Com uma entrada em operação estimada para 2036, a terceira fase da Linha de Alta velocidade permitiria 16,5 milhões de passageiros, dos quais 11,3 milhões de passageiros em serviços de TGV. A mesma conclusão é tirada num cenário em que se combinava uma linha nova de alta velocidade (não aprovada) entre Aveiro e Viseu, para a qual a procura estimada para 2040 subiria para 17,9 milhões de passageiros por ano, dos quais 12 milhões em alta velocidade.

O ganho relativamente menor associado à terceira fase, em tempo de percurso e passageiros, é a razão pela qual a IP considera que só faz sentido avançar com este projeto quando for previsível a saturação da capacidade desenvolvida na segunda fase.
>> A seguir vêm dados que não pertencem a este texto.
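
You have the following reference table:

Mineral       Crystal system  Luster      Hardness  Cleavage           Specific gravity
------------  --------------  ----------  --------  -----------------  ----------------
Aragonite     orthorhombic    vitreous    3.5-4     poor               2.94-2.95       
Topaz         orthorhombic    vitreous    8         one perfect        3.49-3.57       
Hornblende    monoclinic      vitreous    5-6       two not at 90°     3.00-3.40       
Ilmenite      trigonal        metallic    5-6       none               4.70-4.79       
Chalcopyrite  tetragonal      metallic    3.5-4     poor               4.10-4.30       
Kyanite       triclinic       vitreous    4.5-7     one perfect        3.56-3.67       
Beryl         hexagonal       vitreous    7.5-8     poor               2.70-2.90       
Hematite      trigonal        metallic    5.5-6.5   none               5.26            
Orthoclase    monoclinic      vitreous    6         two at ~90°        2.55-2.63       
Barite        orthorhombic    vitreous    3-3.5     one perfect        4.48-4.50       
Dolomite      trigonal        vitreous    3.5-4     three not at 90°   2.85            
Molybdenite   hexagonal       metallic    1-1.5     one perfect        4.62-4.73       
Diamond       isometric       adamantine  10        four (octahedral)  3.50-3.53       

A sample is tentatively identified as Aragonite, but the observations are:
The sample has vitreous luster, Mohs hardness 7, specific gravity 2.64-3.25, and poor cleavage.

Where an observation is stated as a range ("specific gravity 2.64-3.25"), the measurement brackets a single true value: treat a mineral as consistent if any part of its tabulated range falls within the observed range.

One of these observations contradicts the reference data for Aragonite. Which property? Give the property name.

Vitreous luster: Aragonite has vitreous luster — consistent.
Mohs hardness 7: Aragonite has hardness 3.5-4 — inconsistent.
Specific gravity 2.64-3.25: Aragonite has SG 2.94-2.95 — consistent.
Poor cleavage: Aragonite has cleavage poor — consistent.
Only the hardness is inconsistent.

hardness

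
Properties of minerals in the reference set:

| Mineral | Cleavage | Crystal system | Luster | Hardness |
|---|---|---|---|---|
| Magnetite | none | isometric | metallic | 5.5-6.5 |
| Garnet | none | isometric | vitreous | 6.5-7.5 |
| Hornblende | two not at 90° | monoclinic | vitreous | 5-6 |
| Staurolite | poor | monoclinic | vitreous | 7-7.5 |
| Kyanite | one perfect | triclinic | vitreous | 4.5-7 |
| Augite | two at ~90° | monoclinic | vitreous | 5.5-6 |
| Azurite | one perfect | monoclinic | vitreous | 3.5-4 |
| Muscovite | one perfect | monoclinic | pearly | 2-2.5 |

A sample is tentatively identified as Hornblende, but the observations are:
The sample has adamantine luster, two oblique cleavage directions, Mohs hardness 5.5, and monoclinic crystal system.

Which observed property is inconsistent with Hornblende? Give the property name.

luster

Adamantine luster: Hornblende has vitreous luster — inconsistent.
Two oblique cleavage directions: Hornblende has cleavage two not at 90° — matches.
Mohs hardness 5.5: Hornblende has hardness 5-6 — matches.
Monoclinic crystal system: Hornblende has monoclinic system — matches.
Everything matches except the luster.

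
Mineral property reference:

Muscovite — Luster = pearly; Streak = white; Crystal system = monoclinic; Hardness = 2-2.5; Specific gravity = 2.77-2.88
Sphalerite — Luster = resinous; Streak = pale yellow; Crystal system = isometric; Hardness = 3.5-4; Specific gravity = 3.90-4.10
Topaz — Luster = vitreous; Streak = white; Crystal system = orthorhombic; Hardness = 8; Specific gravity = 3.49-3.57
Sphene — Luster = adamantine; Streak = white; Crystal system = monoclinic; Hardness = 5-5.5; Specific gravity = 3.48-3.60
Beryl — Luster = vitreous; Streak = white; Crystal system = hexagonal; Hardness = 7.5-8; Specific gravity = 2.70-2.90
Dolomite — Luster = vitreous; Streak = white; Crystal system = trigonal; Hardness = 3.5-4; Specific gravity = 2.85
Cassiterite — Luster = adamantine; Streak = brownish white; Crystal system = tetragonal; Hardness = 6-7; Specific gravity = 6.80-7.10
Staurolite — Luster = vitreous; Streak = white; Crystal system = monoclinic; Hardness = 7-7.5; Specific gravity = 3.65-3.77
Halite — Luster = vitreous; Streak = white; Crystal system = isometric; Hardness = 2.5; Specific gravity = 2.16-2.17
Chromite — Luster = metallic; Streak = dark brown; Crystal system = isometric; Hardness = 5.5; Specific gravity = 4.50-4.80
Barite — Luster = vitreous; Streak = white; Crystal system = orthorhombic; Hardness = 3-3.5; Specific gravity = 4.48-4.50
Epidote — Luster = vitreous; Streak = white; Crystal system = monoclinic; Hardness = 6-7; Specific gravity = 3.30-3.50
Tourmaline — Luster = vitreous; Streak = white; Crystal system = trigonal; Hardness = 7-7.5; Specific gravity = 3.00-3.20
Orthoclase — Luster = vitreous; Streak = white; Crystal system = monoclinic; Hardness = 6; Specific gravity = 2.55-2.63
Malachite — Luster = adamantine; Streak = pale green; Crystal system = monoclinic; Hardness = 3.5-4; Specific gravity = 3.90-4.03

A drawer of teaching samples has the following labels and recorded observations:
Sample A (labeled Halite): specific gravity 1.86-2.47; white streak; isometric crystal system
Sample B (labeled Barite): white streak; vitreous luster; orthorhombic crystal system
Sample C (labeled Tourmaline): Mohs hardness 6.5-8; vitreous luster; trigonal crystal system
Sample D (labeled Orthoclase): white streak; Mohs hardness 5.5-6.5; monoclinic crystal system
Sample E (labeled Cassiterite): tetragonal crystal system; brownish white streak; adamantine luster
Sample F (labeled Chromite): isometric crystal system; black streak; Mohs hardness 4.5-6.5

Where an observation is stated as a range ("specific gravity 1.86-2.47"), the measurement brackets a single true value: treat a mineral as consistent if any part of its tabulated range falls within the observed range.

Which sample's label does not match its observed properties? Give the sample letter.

Sample A: observations are consistent with Halite.
Sample B: observations are consistent with Barite.
Sample C: observations are consistent with Tourmaline.
Sample D: observations are consistent with Orthoclase.
Sample E: observations are consistent with Cassiterite.
Sample F: Chromite has dark brown streak, but the record shows black streak — this label is wrong.
Only sample F is inconsistent with its label.

F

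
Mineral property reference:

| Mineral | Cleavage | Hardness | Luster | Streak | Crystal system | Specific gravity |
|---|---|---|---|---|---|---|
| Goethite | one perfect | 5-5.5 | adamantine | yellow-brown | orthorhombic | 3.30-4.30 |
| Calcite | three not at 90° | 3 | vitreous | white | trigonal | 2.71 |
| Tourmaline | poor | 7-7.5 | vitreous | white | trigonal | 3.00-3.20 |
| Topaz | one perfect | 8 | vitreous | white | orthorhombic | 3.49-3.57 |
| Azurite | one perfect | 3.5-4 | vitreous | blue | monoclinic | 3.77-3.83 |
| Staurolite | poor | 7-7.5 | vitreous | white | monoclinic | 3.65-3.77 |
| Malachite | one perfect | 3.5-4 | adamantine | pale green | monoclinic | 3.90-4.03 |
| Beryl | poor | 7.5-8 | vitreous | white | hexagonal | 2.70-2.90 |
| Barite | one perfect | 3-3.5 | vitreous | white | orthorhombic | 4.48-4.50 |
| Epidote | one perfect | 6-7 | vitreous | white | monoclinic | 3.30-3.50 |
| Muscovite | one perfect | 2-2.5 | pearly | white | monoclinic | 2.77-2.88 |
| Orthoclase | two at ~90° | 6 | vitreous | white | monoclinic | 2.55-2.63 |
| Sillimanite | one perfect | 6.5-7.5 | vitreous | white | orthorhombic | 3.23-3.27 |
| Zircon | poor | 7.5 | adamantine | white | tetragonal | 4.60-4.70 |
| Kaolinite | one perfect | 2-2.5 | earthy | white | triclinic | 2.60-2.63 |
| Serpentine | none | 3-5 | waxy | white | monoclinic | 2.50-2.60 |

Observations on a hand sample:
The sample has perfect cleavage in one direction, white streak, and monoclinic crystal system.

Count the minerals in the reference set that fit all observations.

2

Perfect cleavage in one direction: leaves Goethite, Topaz, Azurite, Malachite, Barite, Epidote, Muscovite, Sillimanite, Kaolinite.
White streak eliminates Goethite, Azurite, Malachite.
Monoclinic crystal system: Epidote, Muscovite remain.
Remaining candidates: Epidote, Muscovite.
That is 2 minerals.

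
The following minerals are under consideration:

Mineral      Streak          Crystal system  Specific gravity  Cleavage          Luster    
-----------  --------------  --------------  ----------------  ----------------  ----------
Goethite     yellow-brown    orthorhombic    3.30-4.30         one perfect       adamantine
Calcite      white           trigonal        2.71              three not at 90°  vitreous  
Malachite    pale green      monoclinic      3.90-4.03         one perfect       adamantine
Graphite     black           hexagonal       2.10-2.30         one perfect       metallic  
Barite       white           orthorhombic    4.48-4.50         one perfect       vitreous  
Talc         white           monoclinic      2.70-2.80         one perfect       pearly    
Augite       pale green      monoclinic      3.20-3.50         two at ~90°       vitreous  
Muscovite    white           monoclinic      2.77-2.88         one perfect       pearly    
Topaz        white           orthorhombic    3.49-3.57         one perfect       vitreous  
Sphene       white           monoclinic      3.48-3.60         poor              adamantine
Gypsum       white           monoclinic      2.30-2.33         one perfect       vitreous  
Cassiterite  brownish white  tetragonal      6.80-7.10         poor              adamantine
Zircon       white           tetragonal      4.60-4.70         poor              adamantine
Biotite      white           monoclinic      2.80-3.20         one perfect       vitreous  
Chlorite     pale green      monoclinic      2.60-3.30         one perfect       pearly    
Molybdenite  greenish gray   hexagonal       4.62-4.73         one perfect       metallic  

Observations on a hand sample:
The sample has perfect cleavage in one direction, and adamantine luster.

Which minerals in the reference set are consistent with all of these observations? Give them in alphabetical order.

Goethite, Malachite

Perfect cleavage in one direction is inconsistent with Calcite, Augite, Sphene, Cassiterite, Zircon.
Adamantine luster — Goethite, Malachite remain.
The minerals that satisfy all observations are Goethite, Malachite.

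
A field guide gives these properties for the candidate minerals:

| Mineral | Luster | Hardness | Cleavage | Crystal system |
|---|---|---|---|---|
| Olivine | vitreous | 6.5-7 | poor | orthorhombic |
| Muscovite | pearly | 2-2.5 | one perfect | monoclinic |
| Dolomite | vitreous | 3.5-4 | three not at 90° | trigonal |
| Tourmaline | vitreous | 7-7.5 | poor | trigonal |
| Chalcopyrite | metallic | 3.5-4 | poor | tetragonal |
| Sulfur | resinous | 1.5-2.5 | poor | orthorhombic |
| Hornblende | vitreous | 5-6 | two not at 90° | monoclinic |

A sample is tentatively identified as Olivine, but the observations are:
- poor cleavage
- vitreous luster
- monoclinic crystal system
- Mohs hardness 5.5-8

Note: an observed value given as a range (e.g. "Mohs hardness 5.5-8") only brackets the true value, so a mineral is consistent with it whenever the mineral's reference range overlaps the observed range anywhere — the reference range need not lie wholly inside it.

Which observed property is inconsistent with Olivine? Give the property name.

crystal system

Poor cleavage: Olivine has cleavage poor — consistent.
Vitreous luster: Olivine has vitreous luster — consistent.
Monoclinic crystal system: Olivine has orthorhombic system — does not match.
Mohs hardness 5.5-8: Olivine has hardness 6.5-7 — consistent.
Only the crystal system is inconsistent.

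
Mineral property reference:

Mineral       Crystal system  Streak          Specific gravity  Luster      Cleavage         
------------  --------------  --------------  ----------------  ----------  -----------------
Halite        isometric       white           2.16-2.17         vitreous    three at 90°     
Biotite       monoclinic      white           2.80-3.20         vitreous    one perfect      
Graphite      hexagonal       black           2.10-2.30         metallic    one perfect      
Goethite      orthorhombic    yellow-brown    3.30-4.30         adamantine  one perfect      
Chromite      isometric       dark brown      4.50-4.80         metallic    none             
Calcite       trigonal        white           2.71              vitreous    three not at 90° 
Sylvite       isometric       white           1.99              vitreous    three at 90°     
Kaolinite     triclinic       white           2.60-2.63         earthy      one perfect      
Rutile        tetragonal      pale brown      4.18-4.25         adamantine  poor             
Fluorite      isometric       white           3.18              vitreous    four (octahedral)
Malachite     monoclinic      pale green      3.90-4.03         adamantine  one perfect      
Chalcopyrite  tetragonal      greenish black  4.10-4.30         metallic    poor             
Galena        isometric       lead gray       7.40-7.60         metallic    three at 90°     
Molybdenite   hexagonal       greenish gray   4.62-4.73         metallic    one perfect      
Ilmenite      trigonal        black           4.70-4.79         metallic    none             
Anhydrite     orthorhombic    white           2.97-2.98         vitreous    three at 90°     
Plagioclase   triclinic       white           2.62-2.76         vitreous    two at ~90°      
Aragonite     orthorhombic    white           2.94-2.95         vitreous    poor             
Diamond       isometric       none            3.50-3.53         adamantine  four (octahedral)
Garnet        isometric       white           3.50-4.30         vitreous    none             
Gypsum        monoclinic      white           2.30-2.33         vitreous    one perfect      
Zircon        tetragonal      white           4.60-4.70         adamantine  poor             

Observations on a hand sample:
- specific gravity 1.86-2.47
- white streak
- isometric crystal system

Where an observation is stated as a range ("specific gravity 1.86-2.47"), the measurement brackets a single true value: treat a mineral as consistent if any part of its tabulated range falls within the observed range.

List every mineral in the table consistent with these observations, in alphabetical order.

Specific gravity 1.86-2.47: only Halite, Graphite, Sylvite, Gypsum remain.
White streak eliminates Graphite.
Isometric crystal system rules out Gypsum.
Remaining candidates: Halite, Sylvite.

Halite, Sylvite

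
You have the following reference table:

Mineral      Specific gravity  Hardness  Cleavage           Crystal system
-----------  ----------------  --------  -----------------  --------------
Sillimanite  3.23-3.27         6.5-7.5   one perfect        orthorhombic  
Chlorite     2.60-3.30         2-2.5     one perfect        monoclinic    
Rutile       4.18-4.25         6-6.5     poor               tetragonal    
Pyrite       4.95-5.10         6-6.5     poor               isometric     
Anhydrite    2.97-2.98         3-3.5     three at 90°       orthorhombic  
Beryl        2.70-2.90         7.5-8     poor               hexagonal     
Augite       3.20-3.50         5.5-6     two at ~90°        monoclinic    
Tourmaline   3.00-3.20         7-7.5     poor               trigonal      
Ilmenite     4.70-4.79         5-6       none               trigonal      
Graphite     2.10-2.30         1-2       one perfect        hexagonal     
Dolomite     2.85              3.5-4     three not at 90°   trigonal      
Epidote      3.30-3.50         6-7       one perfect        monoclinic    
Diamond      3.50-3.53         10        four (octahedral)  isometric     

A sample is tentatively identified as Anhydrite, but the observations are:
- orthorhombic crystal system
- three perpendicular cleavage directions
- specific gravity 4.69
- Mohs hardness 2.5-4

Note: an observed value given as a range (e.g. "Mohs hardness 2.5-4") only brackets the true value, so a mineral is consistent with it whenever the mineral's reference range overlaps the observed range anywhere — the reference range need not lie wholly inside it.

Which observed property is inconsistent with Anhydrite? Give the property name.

Orthorhombic crystal system: Anhydrite has orthorhombic system — agrees.
Three perpendicular cleavage directions: Anhydrite has cleavage three at 90° — agrees.
Specific gravity 4.69: Anhydrite has SG 2.97-2.98 — does not match.
Mohs hardness 2.5-4: Anhydrite has hardness 3-3.5 — agrees.
Everything matches except the specific gravity.

specific gravity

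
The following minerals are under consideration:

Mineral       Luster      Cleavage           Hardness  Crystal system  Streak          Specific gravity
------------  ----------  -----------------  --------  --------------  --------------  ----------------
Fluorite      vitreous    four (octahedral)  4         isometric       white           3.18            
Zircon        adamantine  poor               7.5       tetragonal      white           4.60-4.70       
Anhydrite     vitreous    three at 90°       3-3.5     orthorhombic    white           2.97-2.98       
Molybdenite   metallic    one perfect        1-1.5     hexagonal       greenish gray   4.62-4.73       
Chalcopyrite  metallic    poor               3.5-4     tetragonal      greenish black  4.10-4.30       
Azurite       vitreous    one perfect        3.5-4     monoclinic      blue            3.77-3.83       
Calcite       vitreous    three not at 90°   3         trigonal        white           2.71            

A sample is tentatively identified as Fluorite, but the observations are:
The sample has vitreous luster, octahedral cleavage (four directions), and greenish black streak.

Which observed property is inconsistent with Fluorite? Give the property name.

Vitreous luster: Fluorite has vitreous luster — within range.
Octahedral cleavage (four directions): Fluorite has cleavage four (octahedral) — within range.
Greenish black streak: Fluorite has white streak — inconsistent.
Only the streak is inconsistent.

streak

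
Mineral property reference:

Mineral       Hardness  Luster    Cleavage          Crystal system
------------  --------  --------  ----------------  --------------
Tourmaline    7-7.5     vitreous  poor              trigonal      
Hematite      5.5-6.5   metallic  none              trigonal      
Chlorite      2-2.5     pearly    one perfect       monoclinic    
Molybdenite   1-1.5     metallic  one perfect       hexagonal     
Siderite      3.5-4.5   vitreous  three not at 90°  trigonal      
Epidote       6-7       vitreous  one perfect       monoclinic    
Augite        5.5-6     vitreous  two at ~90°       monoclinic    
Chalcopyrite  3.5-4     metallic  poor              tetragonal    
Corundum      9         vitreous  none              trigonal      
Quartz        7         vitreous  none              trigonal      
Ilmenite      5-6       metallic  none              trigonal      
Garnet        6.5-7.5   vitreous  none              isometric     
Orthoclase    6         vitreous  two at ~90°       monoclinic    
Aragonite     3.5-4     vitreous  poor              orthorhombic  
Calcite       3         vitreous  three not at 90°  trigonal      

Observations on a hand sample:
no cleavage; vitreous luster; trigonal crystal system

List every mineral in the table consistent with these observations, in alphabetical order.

No cleavage — Hematite, Corundum, Quartz, Ilmenite, Garnet remain.
Vitreous luster is inconsistent with Hematite, Ilmenite.
Trigonal crystal system eliminates Garnet.
Consistent with every observation: Corundum, Quartz.

Corundum, Quartz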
Esta infraestrutura combina um troço de linha nova de 266 km entre o Porto e o Carregado com a quadruplicação da linha do Norte entre Carregado e Alverca.

Há outra variável importante que está em aberto. O traçado desse último troço — a oeste da linha do Norte ou pela margem esquerda do Tejo — não está decidido e o seu fecho depende da solução aeroportuária para Lisboa.

As projeções indicam ainda que a conclusão da primeira fase da linha entre Porto e Soure prevista para 2029 permite já um ganho importante de passageiros, mais 19%, que é o resultado de dois efeitos. O primeiro é a redução dos tempos de viagem para 2h04 minutos entre Lisboa e Porto, tempo que sobe para 2h28 com paragens em Coimbra, Aveiro e Gaia (onde está programada uma nova estação). O segundo é um incremento significativo da oferta de longo curso que passaria dos atuais 10 comboios por dia do serviço Alfa para 19, dos quais 12 seriam serviços diretos. A procura estimada para o primeiro ano seria de 9,99 milhões de passageiros, dos quais 5 milhões para a alta velocidade.

O primeiro troço de 120 quilómetros foi dividido em duas PPP (parcerias público privado) das quais a primeira — Porto-Aveiro — foi a concurso este mês e é o único que tem um custo previsto de até 3,7 mil milhões de euros.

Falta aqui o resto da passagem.